El pañuelo no es sinónimo de ley; es la intención de cambiar esas leyes que nos rigen pero que no nos representan.

El pañuelo, en sí mismo, es tomado como símbolo de lucha. En Argentina, su origen remite a Madres y Abuelas de Plaza de Mayo, quienes en tiempo de amnesia obligatoria (1) se reconocían entre sí a partir de sus pañuelos blancos. En la actualidad, cada uno posee una simbología que refuerza su significado, para ser utilizado ya sea en pañuelos o de forma simbólica en los «campos de batalla» contemporáneos: las redes sociales.

Sin duda alguna, el más controversial y el que abrió el juego en esta era es el pañuelo verde, el cual tomó las calles gracias a la Campaña Nacional por la Legalización del Aborto Legal, Seguro y Gratuito en el fenómeno que conocemos como #OlaVerde. Un pañuelo que envuelve una cabeza es la ilustración central, acompañada por el pedido: «Educación sexual para decidir, anticonceptivos para no abortar, aborto legal para no morir».

En contraposición surge el pañuelo celeste, el cual se manifiesta contra la legalización del aborto. El símbolo infinito representa una mujer embrazada y un corazón bajo el eslogan «Salvemos las 2 vidas».

Casi en forma paralela, la campaña nacional a favor de ley de emergencia nacional en violencia de género sacó a la calle su pañuelo fucsia, a fin de buscar dar respuesta y visibilizar esta problemática actual y compleja que día a día se cobra más víctimas de femicidios.

El violeta, en este caso, representa la lucha contra la violencia a las mujeres conocida como «Ni Una Menos». A su vez, un Estado laico es exigido a través del pañuelo naranja, cuyo símbolo juega con la simetría que grafica la mitad de una iglesia y la mitad de lo que representaría la casa de Gobierno junto al eslogan «Iglesia y Estado, asuntos separados».

El rojo, por su lado, puede conllevar dos significados: por un lado, se expresa en contra del abuso sexual en las infancias y, por otro, exige reformar la ley de adopción vigente.

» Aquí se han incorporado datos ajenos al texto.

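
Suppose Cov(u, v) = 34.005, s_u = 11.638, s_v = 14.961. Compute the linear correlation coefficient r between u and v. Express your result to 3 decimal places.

r = Cov(u,v) / (s_u · s_v) = 34.005 / (11.638 × 14.961)
  = 34.005 / 174.1161 ≈ 0.195

0.195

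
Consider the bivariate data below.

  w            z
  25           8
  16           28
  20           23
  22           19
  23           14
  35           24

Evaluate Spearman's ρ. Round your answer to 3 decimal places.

-0.429

Rank w: 5, 1, 2, 3, 4, 6
Rank z: 1, 6, 4, 3, 2, 5
d = rank(w) − rank(z): 4, -5, -2, 0, 2, 1; Σd² = 50
ρ = 1 − 6Σd² / [n(n²−1)] = 1 − 6×50 / (6×35) = 1 − 300/210 ≈ -0.429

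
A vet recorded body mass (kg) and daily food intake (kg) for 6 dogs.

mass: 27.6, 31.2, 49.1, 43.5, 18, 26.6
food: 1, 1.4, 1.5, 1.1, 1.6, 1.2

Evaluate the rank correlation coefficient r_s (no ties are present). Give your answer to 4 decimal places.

Rank mass: 3, 4, 6, 5, 1, 2
Rank food: 1, 4, 5, 2, 6, 3
d = rank(mass) − rank(food): 2, 0, 1, 3, -5, -1; Σd² = 40
ρ = 1 − 6Σd² / [n(n²−1)] = 1 − 6×40 / (6×35) = 1 − 240/210 ≈ -0.1429

-0.1429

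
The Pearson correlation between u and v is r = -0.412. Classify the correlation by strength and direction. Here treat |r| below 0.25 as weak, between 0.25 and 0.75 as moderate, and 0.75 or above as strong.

moderate negative

r = -0.412 < 0 so the relationship is negative.
|r| = 0.412, which falls in the moderate range.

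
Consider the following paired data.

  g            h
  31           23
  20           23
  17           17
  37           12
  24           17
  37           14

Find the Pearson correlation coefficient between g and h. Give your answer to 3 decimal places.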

En realidad, ¿es tan terrible ser pañuelo? Y, en este sentido, ¿qué significa «ser un pañuelo»? Cada persona es la deconstrucción que la llevó a portar. Deconstruir significa mostrar cómo muchos fenómenos que se nos presentan como naturales o normales están encubriendo su propia historia de constitución, su propia construcción (2).

Celebrar los pañuelos, en muñecas, mochilas y donde quiera que sea.
Disfrutar de este despertar político.
Usar los pañuelos hasta que se deshilachen y se destiñan.
Deconstruir para construir un Estado que dé respuestas a nuestras necesidades.

#QueSeaLey


Fuentes

(1) Termino extraído de «El derecho a soñar» (Eduardo Galeano).
(2) Definición dada por Darío Sztajnszrajber para #Futurock («La Meritocracia» Darío Sztajnszrajber bajo la Lupa” Ep 1).